Verizon announced Friday it would it would push out a software update on December 8 that will allow owners of Samsung’s Galaxy S6 and S6 Edge to make and receive calls using a Wi-Fi network. The feature is useful whenever customers find themselves in an area with weak or no carrier coverage.
The New York-based telecommunications giant said the software update will be rolled out in phases to Samsung’s flagship Android handsets. The feature is expected to be extended to additional Android smartphones and Apple’s iPhone early next year, the company said.
Verizon is the last of the major US wireless carriers to offer Wi-Fi calling. AT&T rolled out its Wi-Fi calling feature in October for Apple iPhones, following in the path of T-Mobile and Sprint. Wireless carriers have been touting Wi-Fi networks as a way to improve call quality as well as extend coverage of their voice networks.
Wi-Fi is a useful technology for this since it uses unlicensed wireless spectrum, but there are challenges with the technology as well. It’s short-range means that users often must hand-off between multiple networks if they are at all mobile. Because the spectrum is unlicensed, airwaves can be congested and interference between different Wi-Fi networks may occur.
Wi-Fi calling will begin rolling out to Verizon almost a month after the Federal Communications Commission granted Verizon’s request for a waiver for the service. The waiver is necessary because Wi-Fi calling doesn’t meet FCC rules about accessibility for speech- and hearing-impaired people.
In addition to T-Mobile, Sprint and AT&T, there are a number of Wi-Fi only carriers that default to Wi-Fi first before connecting to a cellular network. These include Republic Wireless, Scratch Wireless, as well as Google’s nascent Project Fi , which launched in April and is compatible with the Google Nexus 6P , 5X and 6.
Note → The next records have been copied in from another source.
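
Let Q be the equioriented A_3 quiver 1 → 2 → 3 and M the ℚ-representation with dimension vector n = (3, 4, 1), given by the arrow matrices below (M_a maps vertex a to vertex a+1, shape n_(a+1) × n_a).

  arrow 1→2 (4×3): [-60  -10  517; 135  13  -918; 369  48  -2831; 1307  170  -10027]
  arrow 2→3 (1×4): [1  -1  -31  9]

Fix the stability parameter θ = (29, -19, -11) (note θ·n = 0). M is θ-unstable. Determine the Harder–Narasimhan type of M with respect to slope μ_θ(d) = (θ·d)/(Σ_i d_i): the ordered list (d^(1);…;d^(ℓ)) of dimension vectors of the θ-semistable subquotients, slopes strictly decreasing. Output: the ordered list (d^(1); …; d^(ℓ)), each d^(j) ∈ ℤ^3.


Barcode: M ≅ I[1,2]^2, I[1,3], I[2,2]. HN layers by μ_θ (3 steps, strictly decreasing):
  μ^(1)=5; μ^(2)=-1/3; μ^(3)=-19

((2, 2, 0); (1, 1, 1); (0, 1, 0))


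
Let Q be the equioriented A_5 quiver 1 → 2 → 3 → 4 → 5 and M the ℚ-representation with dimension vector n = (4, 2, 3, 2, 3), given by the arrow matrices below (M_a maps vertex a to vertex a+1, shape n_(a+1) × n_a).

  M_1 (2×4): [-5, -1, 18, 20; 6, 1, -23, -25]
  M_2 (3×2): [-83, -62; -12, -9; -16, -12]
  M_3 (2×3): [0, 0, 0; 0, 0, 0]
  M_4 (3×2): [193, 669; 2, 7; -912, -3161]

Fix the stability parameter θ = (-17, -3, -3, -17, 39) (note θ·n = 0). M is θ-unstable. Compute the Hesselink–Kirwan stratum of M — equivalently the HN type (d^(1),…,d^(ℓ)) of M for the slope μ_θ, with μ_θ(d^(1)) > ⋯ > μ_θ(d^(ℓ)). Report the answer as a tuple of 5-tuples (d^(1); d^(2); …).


Barcode: M ≅ I[1,1]^2, I[1,3]^2, I[3,3], I[4,5]^2, I[5,5]. HN layers by μ_θ (3 steps, strictly decreasing):
  μ^(1)=39; μ^(2)=-3; μ^(3)=-17

((0, 0, 0, 0, 3); (0, 2, 3, 0, 0); (4, 0, 0, 2, 0))


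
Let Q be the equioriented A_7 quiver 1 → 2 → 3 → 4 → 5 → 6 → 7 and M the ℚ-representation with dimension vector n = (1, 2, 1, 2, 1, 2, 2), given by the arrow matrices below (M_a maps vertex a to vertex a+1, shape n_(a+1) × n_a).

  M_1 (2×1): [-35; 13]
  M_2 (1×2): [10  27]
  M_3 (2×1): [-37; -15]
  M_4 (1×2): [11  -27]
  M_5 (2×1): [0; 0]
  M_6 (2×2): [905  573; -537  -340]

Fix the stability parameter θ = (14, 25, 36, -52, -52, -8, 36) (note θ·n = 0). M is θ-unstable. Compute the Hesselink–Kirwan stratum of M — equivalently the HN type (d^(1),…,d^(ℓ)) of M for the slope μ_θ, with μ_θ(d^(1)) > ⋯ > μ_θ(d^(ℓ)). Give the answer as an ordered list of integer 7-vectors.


Barcode: M ≅ I[1,5], I[2,2], I[4,4], I[6,7]^2. HN layers by μ_θ (5 steps, strictly decreasing):
  μ^(1)=36; μ^(2)=25; μ^(3)=-29/5; μ^(4)=-8; μ^(5)=-52

((0, 0, 0, 0, 0, 0, 2); (0, 1, 0, 0, 0, 0, 0); (1, 1, 1, 1, 1, 0, 0); (0, 0, 0, 0, 0, 2, 0); (0, 0, 0, 1, 0, 0, 0))


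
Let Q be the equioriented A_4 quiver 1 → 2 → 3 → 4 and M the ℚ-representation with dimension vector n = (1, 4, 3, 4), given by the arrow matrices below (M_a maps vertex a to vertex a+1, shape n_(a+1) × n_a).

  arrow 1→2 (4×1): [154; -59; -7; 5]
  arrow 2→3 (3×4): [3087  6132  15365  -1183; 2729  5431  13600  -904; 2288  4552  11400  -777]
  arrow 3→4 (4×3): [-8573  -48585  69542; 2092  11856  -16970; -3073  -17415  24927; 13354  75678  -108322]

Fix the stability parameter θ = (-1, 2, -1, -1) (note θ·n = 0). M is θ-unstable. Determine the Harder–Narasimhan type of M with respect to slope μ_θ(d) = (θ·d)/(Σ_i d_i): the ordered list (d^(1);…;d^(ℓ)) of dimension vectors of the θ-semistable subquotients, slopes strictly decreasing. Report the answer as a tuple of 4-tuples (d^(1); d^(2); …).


Barcode: M ≅ I[1,4], I[2,2], I[2,3], I[2,4], I[4,4]^2. HN layers by μ_θ (4 steps, strictly decreasing):
  μ^(1)=2; μ^(2)=1/2; μ^(3)=0; μ^(4)=-1

((0, 1, 0, 0); (0, 1, 1, 0); (0, 2, 2, 2); (1, 0, 0, 2))


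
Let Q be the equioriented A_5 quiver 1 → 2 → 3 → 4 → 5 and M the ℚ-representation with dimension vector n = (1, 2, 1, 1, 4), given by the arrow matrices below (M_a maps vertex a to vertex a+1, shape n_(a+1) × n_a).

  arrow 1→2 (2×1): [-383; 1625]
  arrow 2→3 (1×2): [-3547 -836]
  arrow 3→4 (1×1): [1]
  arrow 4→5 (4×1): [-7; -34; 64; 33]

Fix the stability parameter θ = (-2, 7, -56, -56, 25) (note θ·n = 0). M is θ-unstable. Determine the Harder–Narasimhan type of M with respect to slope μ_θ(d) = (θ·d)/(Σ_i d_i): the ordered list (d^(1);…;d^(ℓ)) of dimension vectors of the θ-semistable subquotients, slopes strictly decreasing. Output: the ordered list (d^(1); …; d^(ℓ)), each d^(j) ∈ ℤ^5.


Via rank(M_{q-1}∘⋯∘M_p): M ≅ I[1,5], I[2,2], I[5,5]^3.
μ_θ-semistable layers: μ^(1)=25; μ^(2)=7; μ^(3)=-107/4

((0, 0, 0, 0, 4); (0, 1, 0, 0, 0); (1, 1, 1, 1, 0))


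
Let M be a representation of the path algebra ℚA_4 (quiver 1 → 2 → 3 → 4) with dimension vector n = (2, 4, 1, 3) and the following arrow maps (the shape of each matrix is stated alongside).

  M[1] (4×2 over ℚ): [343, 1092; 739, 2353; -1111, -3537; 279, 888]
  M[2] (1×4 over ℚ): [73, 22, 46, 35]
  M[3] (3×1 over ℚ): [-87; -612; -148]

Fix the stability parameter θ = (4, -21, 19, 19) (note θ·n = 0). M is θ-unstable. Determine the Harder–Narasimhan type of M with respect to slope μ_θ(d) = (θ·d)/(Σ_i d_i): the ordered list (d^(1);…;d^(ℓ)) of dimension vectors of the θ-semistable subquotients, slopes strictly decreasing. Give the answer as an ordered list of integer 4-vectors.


Interval decomposition of M: I[1,2], I[1,4], I[2,2]^2, I[4,4]^2.
HN type (ℓ=3): μ^(1)=19; μ^(2)=-17/2; μ^(3)=-21

((0, 0, 1, 3); (2, 2, 0, 0); (0, 2, 0, 0))


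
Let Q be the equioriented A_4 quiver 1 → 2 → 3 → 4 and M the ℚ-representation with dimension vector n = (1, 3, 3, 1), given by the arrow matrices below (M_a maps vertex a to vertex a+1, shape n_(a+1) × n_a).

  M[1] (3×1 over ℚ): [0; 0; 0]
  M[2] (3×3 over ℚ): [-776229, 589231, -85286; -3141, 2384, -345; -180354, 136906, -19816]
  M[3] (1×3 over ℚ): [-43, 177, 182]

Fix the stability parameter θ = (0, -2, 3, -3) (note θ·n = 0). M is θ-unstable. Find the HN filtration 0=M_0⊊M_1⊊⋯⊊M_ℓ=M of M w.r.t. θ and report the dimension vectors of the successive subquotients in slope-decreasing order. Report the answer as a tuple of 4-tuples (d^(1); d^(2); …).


Interval decomposition of M: I[1,1], I[2,2], I[2,3], I[2,4], I[3,3].
HN type (ℓ=3): μ^(1)=3; μ^(2)=0; μ^(3)=-2

((0, 0, 2, 0); (1, 0, 1, 1); (0, 3, 0, 0))


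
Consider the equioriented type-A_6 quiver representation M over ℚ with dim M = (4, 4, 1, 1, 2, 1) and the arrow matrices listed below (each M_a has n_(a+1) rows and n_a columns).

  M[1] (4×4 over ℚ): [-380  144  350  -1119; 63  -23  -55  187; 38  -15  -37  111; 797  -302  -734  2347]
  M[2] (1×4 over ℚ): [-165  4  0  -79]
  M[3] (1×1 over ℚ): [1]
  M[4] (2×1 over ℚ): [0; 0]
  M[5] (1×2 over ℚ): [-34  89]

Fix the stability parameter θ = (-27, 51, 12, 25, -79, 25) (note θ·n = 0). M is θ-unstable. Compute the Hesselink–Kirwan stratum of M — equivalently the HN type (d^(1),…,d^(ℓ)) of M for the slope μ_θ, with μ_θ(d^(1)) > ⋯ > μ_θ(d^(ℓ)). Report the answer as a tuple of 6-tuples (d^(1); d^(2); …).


Via rank(M_{q-1}∘⋯∘M_p): M ≅ I[1,1], I[1,2]^2, I[1,4], I[2,2], I[5,5], I[5,6].
μ_θ-semistable layers: μ^(1)=51; μ^(2)=88/3; μ^(3)=25; μ^(4)=-27; μ^(5)=-79

((0, 3, 0, 0, 0, 0); (0, 1, 1, 1, 0, 0); (0, 0, 0, 0, 0, 1); (4, 0, 0, 0, 0, 0); (0, 0, 0, 0, 2, 0))


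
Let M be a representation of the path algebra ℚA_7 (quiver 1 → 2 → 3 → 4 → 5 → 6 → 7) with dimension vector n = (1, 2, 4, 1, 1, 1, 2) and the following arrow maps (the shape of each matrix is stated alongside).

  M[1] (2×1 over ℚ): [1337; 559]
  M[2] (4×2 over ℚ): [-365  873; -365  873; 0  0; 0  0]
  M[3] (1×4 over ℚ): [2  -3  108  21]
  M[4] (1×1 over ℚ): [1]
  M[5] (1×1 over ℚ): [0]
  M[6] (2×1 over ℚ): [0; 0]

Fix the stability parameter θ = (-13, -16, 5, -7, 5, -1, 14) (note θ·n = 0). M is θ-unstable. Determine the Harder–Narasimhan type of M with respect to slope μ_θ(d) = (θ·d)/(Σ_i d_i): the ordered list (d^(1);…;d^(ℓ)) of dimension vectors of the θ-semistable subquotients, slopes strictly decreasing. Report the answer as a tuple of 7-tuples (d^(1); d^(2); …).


Via rank(M_{q-1}∘⋯∘M_p): M ≅ I[1,5], I[2,2], I[3,3]^3, I[6,6], I[7,7]^2.
μ_θ-semistable layers: μ^(1)=14; μ^(2)=5; μ^(3)=-1; μ^(4)=-29/2; μ^(5)=-16

((0, 0, 0, 0, 0, 0, 2); (0, 0, 3, 0, 1, 0, 0); (0, 0, 1, 1, 0, 1, 0); (1, 1, 0, 0, 0, 0, 0); (0, 1, 0, 0, 0, 0, 0))


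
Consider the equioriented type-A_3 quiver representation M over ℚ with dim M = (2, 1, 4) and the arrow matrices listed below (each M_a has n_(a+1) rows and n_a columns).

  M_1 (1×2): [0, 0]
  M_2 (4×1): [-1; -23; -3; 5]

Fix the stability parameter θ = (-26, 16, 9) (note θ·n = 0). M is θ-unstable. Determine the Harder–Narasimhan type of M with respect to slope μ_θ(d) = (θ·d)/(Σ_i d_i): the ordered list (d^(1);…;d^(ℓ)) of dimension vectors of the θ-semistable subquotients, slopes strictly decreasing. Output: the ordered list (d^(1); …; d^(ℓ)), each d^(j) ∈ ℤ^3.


Interval decomposition of M: I[1,1]^2, I[2,3], I[3,3]^3.
HN type (ℓ=3): μ^(1)=25/2; μ^(2)=9; μ^(3)=-26

((0, 1, 1); (0, 0, 3); (2, 0, 0))


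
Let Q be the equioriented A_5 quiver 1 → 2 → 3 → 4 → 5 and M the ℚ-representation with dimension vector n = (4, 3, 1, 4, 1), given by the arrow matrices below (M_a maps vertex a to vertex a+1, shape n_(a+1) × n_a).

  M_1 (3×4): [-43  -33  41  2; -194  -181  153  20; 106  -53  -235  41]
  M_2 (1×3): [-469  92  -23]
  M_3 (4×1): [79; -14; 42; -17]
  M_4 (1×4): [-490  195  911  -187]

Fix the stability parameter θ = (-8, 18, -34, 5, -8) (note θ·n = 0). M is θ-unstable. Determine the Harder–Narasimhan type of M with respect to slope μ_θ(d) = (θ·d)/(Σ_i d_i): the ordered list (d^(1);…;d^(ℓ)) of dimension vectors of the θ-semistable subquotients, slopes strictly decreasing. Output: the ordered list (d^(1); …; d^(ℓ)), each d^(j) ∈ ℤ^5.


Barcode: M ≅ I[1,1], I[1,2]^2, I[1,5], I[4,4]^3. HN layers by μ_θ (4 steps, strictly decreasing):
  μ^(1)=18; μ^(2)=5; μ^(3)=-3/2; μ^(4)=-8

((0, 2, 0, 0, 0); (0, 0, 0, 3, 0); (0, 0, 0, 1, 1); (4, 1, 1, 0, 0))


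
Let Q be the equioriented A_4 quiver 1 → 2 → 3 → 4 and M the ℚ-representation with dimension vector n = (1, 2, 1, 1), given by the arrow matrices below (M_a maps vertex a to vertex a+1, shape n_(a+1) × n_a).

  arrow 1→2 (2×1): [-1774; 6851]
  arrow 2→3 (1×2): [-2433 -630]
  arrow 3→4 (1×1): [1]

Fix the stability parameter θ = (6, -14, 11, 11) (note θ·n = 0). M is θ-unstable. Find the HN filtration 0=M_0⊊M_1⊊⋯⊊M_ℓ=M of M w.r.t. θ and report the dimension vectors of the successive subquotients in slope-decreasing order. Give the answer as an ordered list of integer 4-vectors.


Via rank(M_{q-1}∘⋯∘M_p): M ≅ I[1,4], I[2,2].
μ_θ-semistable layers: μ^(1)=11; μ^(2)=-4; μ^(3)=-14

((0, 0, 1, 1); (1, 1, 0, 0); (0, 1, 0, 0))


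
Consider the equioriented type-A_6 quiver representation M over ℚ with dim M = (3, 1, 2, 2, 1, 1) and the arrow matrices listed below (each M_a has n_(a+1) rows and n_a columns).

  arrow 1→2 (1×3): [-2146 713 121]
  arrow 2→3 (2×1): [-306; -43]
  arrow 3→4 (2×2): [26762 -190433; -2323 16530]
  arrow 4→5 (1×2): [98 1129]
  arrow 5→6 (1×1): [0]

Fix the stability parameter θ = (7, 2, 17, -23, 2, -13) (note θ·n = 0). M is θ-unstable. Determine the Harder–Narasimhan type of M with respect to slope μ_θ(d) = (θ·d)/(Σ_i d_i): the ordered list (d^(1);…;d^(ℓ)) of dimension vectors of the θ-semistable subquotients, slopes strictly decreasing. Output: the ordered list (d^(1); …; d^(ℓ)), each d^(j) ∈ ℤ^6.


Via rank(M_{q-1}∘⋯∘M_p): M ≅ I[1,1]^2, I[1,5], I[3,4], I[6,6].
μ_θ-semistable layers: μ^(1)=7; μ^(2)=2; μ^(3)=3/4; μ^(4)=-3; μ^(5)=-13

((2, 0, 0, 0, 0, 0); (0, 0, 0, 0, 1, 0); (1, 1, 1, 1, 0, 0); (0, 0, 1, 1, 0, 0); (0, 0, 0, 0, 0, 1))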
Verizon is promoting the feature as part of its “Advanced Calling” voice-over LTE service, considered the next step in voice calls because it runs completely on Internet technology and promises features such as clearer calls and the integration of video and voice services. All Wi-Fi calls placed to US numbers are free, but international calls will be billed at regular rates, Verizon said.